Autonomous vehicles will turn themselves over to an automated intersection controller, with the controller tweaking their trajectory to prevent crashes, explained Ismail Zohdy of Cairo, Egypt, a Ph.D. student in civil engineering at Virginia Tech, and Hesham Rakha, director of the Center for Sustainable Mobility at the transportation institute and professor of civil engineering at the university.

Driver behavior is considered to be the leading cause of more than 90 percent of accidents, so safety is the primary motivation for driverless vehicles. A driverless vehicle can much more accurately judge distances and velocities, and react instantly to situations that could cause an accident due to a delayed human reaction, the researchers say.

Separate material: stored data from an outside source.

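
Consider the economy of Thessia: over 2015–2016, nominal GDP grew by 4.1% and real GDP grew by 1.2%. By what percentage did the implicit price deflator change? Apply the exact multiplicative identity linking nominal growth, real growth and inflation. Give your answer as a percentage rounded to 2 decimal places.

2.87%

(1 + g_nom) = (1 + g_real)(1 + π), so π = 1.0410 / 1.0120 − 1 = 0.02866.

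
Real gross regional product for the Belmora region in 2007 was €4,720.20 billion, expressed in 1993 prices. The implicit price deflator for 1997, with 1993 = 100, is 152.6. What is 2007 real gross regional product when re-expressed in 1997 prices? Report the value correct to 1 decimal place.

Real gross regional product in 1997 prices = Real gross regional product in 1993 prices × (P_1997/P_1993) = 4720.20 × 1.526 = 7203.03.

€7,203.0 billion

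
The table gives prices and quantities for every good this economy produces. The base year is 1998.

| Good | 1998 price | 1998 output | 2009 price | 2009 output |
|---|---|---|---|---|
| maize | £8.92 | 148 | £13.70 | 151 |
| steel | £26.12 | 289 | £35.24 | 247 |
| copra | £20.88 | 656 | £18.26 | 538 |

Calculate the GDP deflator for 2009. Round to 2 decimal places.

Nominal GDP 2009 = 13.70·151 + 35.24·247 + 18.26·538 = 20596.86.
Real GDP 2009 (at 1998 prices) = 8.92·151 + 26.12·247 + 20.88·538 = 19032.00.
Deflator = Nominal/Real × 100 = 20596.86/19032.00 × 100 = 108.222.

108.22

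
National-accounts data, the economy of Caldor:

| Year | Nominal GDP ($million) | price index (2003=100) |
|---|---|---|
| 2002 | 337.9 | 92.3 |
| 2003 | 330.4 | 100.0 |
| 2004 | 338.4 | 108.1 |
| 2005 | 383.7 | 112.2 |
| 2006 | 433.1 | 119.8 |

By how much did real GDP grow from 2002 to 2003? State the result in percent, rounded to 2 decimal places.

-9.75%

Real GDP 2002 = 337.9/0.923 = 366.09.
Real GDP 2003 = 330.4/1.000 = 330.40.
Change = 330.40/366.09 − 1 = -0.0975.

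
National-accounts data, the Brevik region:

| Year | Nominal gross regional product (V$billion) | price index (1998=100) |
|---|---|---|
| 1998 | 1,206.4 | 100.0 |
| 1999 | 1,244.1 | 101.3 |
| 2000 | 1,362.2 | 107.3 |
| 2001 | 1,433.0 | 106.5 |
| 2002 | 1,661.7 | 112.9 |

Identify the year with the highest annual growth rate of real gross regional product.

2002

1999: real = 1244.1/1.013 = 1228.13; growth vs 1998 (1206.40) = 1.80%.
2000: real = 1362.2/1.073 = 1269.52; growth vs 1999 (1228.13) = 3.37%.
2001: real = 1433.0/1.065 = 1345.54; growth vs 2000 (1269.52) = 5.99%.
2002: real = 1661.7/1.129 = 1471.83; growth vs 2001 (1345.54) = 9.39%.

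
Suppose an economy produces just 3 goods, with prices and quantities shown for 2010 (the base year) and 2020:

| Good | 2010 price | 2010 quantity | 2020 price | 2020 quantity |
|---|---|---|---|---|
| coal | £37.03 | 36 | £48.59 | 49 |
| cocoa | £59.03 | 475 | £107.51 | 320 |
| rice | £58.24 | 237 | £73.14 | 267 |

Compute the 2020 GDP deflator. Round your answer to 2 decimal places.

Nominal GDP 2020 = 48.59·49 + 107.51·320 + 73.14·267 = 56312.49.
Real GDP 2020 (at 2010 prices) = 37.03·49 + 59.03·320 + 58.24·267 = 36254.15.
Deflator = Nominal/Real × 100 = 56312.49/36254.15 × 100 = 155.327.

155.33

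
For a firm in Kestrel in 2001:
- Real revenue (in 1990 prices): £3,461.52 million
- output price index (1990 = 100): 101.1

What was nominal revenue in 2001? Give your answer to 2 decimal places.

Nominal revenue = Real × (output price index/100) = 3461.52 × 1.011 = 3499.60.

£3,499.60 million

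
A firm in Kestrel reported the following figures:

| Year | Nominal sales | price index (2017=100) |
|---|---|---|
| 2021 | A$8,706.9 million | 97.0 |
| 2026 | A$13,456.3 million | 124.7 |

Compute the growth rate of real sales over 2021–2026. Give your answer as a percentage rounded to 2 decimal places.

Real sales 2021 = 8706.9 / 0.970 = 8976.19.
Real sales 2026 = 13456.3 / 1.247 = 10790.94.
Real growth = 10790.94 / 8976.19 − 1 = 0.2022.

20.22%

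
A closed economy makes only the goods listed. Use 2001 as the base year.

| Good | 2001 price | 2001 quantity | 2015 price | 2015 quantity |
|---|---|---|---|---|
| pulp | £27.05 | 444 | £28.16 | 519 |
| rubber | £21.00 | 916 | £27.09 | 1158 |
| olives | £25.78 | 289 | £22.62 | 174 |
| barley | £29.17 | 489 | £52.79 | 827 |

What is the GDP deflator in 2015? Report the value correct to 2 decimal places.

139.74

Nominal GDP 2015 = 28.16·519 + 27.09·1158 + 22.62·174 + 52.79·827 = 93578.47.
Real GDP 2015 (at 2001 prices) = 27.05·519 + 21.00·1158 + 25.78·174 + 29.17·827 = 66966.26.
Deflator = Nominal/Real × 100 = 93578.47/66966.26 × 100 = 139.740.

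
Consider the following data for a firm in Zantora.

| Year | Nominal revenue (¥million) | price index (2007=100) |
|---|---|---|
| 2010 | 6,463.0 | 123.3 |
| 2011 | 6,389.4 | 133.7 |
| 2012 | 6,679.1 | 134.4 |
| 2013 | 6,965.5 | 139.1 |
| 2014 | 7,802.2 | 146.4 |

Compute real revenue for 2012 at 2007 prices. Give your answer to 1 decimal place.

Real revenue 2012 = 6679.1 / 1.344 = 4969.57.

¥4,969.6 million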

Proposed intersection traffic-control system

The proposed system considers the vehicles’ location, speed, and acceleration plus the surrounding environment, such as weather and intersection characteristics. An intersection controller would allow vehicles to keep moving, reduces the delay for each vehicle compared to traditional intersection control. 

Intelligent transportation systems are an interaction of many complex entities that communicate with each other, such as vehicles, traffic signals, and advisory signs. Driverless vehicles would be capable of interacting with these other entities, according to the researchers.

In Zohdy and Rakha’s research, the intersection controller governs vehicles within 200 meters (218.7 yards) from the intersection. The vehicles report their physical characteristics, such as power, mass, speed, location, and acceleration. “The aim of giving complete authority to the controller is to overcome any selfish behavior by an autonomous vehicle and benefit all vehicles in the intersection zone,” said Zohdy.

“The controller determines the optimum speed and acceleration at each time step for every vehicle within the intersection zone by processing the input data through a real-time simulator/tool.”

The research was done based on a four-way intersection with one vehicle entering from each direction and moving straight through. It has since been expanded and tested on more congested intersections involving not fully deployed systems and comparing this type of control to traffic signal and roundabout control.

Zohdy and Rakha will also be testing their system on a roundabout on the Virginia Tech campus as part of the Connected Vehicle/Infrastructure University Transportation Center.

Their research on Optimizing Driverless Vehicles at Intersections, presented at the Intelligent Transportation Society World Congress in Vienna, won the Best Scientific Paper Award for North America (ITS stands for intelligent transportation systems).